Marcin Hakiel i Dominika. Miłości nie przeszkadza różnica wieku
Marcin Hakiel po zawirowaniach życiowych (rozwód z Kasią Cichopek, rozstanie z kolejną partnerką) znalazł szczęście u boku pięknej Dominiki. Zakochani zdecydowanie nie kryją się ze swoim gorącym uczuciem, czemu dają wyraz w mediach społecznościowych. Dla uczestnika najnowszej edycji programu "Taniec z gwiazdami" i jego partnerki przeszkodą w miłości nie jest spora różnica wieku, która ich dzieli. Ostatnio Dominika zdradziła, że jest młodsza od Marcina Hakiela o 9 lat. Pewien niesmak wśród części internautów wzbudzają niektóre zdjęcia zakochanej pary. Do historii Instagrama przeszło pikantne zdjęcie Marcina Hakiela i Dominiki w windzie. Potem partnerka tancerza zwróciła się do hejterów w osobliwy sposób, zamieszczając zdjęcie... maści na ból odbytu. - Polecam serdecznie dla wszystkich, którzy są niezadowoleni ze swojego życia, sylwetki lub partnera. Ja nic nie muszę, tylko mogę i nie będę za to przepraszać. P.S. Niektórym polecam od razu dwa opakowania, jedno może nie starczyć na taki rozmiar bólu - napisała ironicznie Dominika. Okazuje się jednak, że Marcin Hakiel nie konsultował z ukochaną tego, co wrzuca do sieci. Dostał od niej za to ochrzan!
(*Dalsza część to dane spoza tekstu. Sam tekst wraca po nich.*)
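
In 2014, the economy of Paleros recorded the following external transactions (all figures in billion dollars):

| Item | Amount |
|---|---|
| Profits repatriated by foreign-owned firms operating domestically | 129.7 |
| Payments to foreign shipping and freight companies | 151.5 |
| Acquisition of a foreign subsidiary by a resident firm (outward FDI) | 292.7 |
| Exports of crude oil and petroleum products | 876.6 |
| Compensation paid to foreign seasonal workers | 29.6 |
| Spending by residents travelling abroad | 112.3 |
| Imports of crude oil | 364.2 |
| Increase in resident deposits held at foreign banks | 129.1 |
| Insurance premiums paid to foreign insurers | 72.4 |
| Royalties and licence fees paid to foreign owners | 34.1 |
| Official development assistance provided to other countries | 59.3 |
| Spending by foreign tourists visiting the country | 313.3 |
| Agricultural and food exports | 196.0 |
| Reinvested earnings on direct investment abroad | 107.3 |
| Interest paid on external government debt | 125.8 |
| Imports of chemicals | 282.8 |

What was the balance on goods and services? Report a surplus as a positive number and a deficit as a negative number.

Goods: -364.2 + 876.6 - 282.8 + 196.0 = 425.6
Services: -72.4 - 112.3 - 34.1 - 151.5 + 313.3 = -57.0
Trade balance = 425.6 + (-57.0) = 368.6
(Excluded from the trade balance — primary income: profits repatriated by foreign-owned firms operating domestically 129.7, compensation paid to foreign seasonal workers 29.6, reinvested earnings on direct investment abroad 107.3, interest paid on external government debt 125.8; financial account: acquisition of a foreign subsidiary by a resident firm (outward FDI) 292.7, increase in resident deposits held at foreign banks 129.1; secondary income: official development assistance provided to other countries 59.3.)

368.6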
W naszej galerii prezentujemy zdjęcia Marcina Hakiela i Dominiki na premierze filmu "Napoleon". Wszystko przyćmiły buty-lustro tancerza!
Marcin Hakiel dostał burę od Dominiki. "Ej, stary"
Partnerka gwiazdora "Tańca z gwiazdami" przyznała, że jej chłopak dostał burę, ale chyba nie była ona zbyt mocna. Wygląda jednak na to, że nie zawsze między partnerami jest tak różowo jak na zdjęciach na Instagramie. - Zdarzało mi się powiedzieć: "Ej, stary, może zapytasz mnie, zanim coś wrzucisz" - wyjawiła dziewczyna Marcina Hakiela. Dominika odniosła się też do nagrania, na którym zobaczyć można było bosą stopę Marcina Hakiela w jej objęciach. Część internautów była oburzona filmikiem. Dziewczyna tancerza jednak się tym nie przejmuje. - Aczkolwiek nie przekraczaliśmy żadnej granicy. Jeżeli kogoś oburza zdjęcie z łóżka z gołą stopą, no to ja nie wiem, jak powstały dzieci na świecie. Dla mnie to jest śmieszne, ale generalnie uważam, że nasze zdjęcia są spoko, nie ma ich dużo. Może wcześniej było ich troszkę więcej, teraz jest tak optymalnie, raczej normalnie - oceniła Dominika.